DUAS PERGUNTAS E OS DOIS GRANDES MANDAMENTOS


A pergunta: “Onde estás?” (3:9), juntamente com a pergunta “Onde está Abel, teu irmão?” (4:9) formam a síntese da ação humana na terra e suas inevitáveis consequências.

A primeira pergunta, “Onde estás?”, é a imediata resposta divina ao comportamento humano que, por ato de deliberada e consciente independência, enveredou-se pelos caminhos da desobediência. A inevitável consequência foi a separação entre o homem e Deus. A pergunta “Onde estás?” é o angustiante diagnóstico de que a comunhão, outrora amável e graciosamente instituída entre Deus e o homem, fora cruel e drasticamente interrompida. Essa pergunta divina é, a um só tempo, um cruel diagnóstico acerca da situação humana e uma vigorosa declaração de que Deus continua tomando as iniciativas de se manter em comunhão com a humanidade!

A segunda pergunta, “Onde está Abel, teu irmão?”, é, igualmente, a imediata resposta divina ao comportamento humano que, inevitavelmente, estende os efeitos da sua desobediência, voltando-se, não apenas contra Deus, mas contra o seu semelhante. A pergunta “Onde está Abel, teu irmão?” é o terrível diagnóstico de que a comunhão que outrora existia entre o homem e o seu semelhante fora seriamente afetada. De igual modo, a segunda pergunta é, a um só tempo, o nefasto diagnóstico acerca do relacionamento entre o homem e seu semelhante e, poderosamente, uma centelha de esperança quanto ao fato de que Deus continua inclinando Sua vontade para ver a comunhão entre os humanos restabelecida.

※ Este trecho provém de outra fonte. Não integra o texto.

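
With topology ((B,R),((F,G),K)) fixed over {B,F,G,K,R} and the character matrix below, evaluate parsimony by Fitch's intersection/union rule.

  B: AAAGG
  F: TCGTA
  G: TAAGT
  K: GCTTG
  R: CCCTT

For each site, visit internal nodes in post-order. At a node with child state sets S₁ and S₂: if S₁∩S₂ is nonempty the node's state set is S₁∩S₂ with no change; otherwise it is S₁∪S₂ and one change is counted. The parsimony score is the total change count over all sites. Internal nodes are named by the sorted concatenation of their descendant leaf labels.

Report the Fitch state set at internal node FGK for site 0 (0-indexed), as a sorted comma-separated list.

site 0, node BR: B={A} ∪ R={C} → {A,C} (+1)
site 0, node FG: F={T} ∩ G={T} → {T} (+0)
site 0, node FGK: FG={T} ∪ K={G} → {G,T} (+1)
site 0, node BFGKR: BR={A,C} ∪ FGK={G,T} → {A,C,G,T} (+1)
site 1, node BR: B={A} ∪ R={C} → {A,C} (+1)
site 1, node FG: F={C} ∪ G={A} → {A,C} (+1)
site 1, node FGK: FG={A,C} ∩ K={C} → {C} (+0)
site 1, node BFGKR: BR={A,C} ∩ FGK={C} → {C} (+0)
site 2, node BR: B={A} ∪ R={C} → {A,C} (+1)
site 2, node FG: F={G} ∪ G={A} → {A,G} (+1)
site 2, node FGK: FG={A,G} ∪ K={T} → {A,G,T} (+1)
site 2, node BFGKR: BR={A,C} ∩ FGK={A,G,T} → {A} (+0)
site 3, node BR: B={G} ∪ R={T} → {G,T} (+1)
site 3, node FG: F={T} ∪ G={G} → {G,T} (+1)
site 3, node FGK: FG={G,T} ∩ K={T} → {T} (+0)
site 3, node BFGKR: BR={G,T} ∩ FGK={T} → {T} (+0)
site 4, node BR: B={G} ∪ R={T} → {G,T} (+1)
site 4, node FG: F={A} ∪ G={T} → {A,T} (+1)
site 4, node FGK: FG={A,T} ∪ K={G} → {A,G,T} (+1)
site 4, node BFGKR: BR={G,T} ∩ FGK={A,G,T} → {G,T} (+0)
per-site changes: [3, 2, 3, 2, 3]; total = 13

G,T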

Há uma impressionante conexão entre essas duas perguntas e os “Dois Grandes Mandamentos” descritos em Mateus 22:36-40, a saber, “Amar a Deus” e “Amar o próximo”. A pergunta “Onde estás?” revela a necessidade de amar a Deus, ao passo que a pergunta “Onde está Abel, teu irmão?” aponta para a necessidade de amar o próximo. Portanto, no cumprimento do propósito divino, o homem deve amar a Deus e ao próximo. As perguntas contidas em Gênesis 3:9 e 4:9 demonstram que Deus sempre toma a iniciativa em ver o mandamento do amor efetivamente praticado entre nós. Afinal, como nos diz o Apóstolo João, “Nós amamos porque ele nos amou primeiro” [1 João 4:19].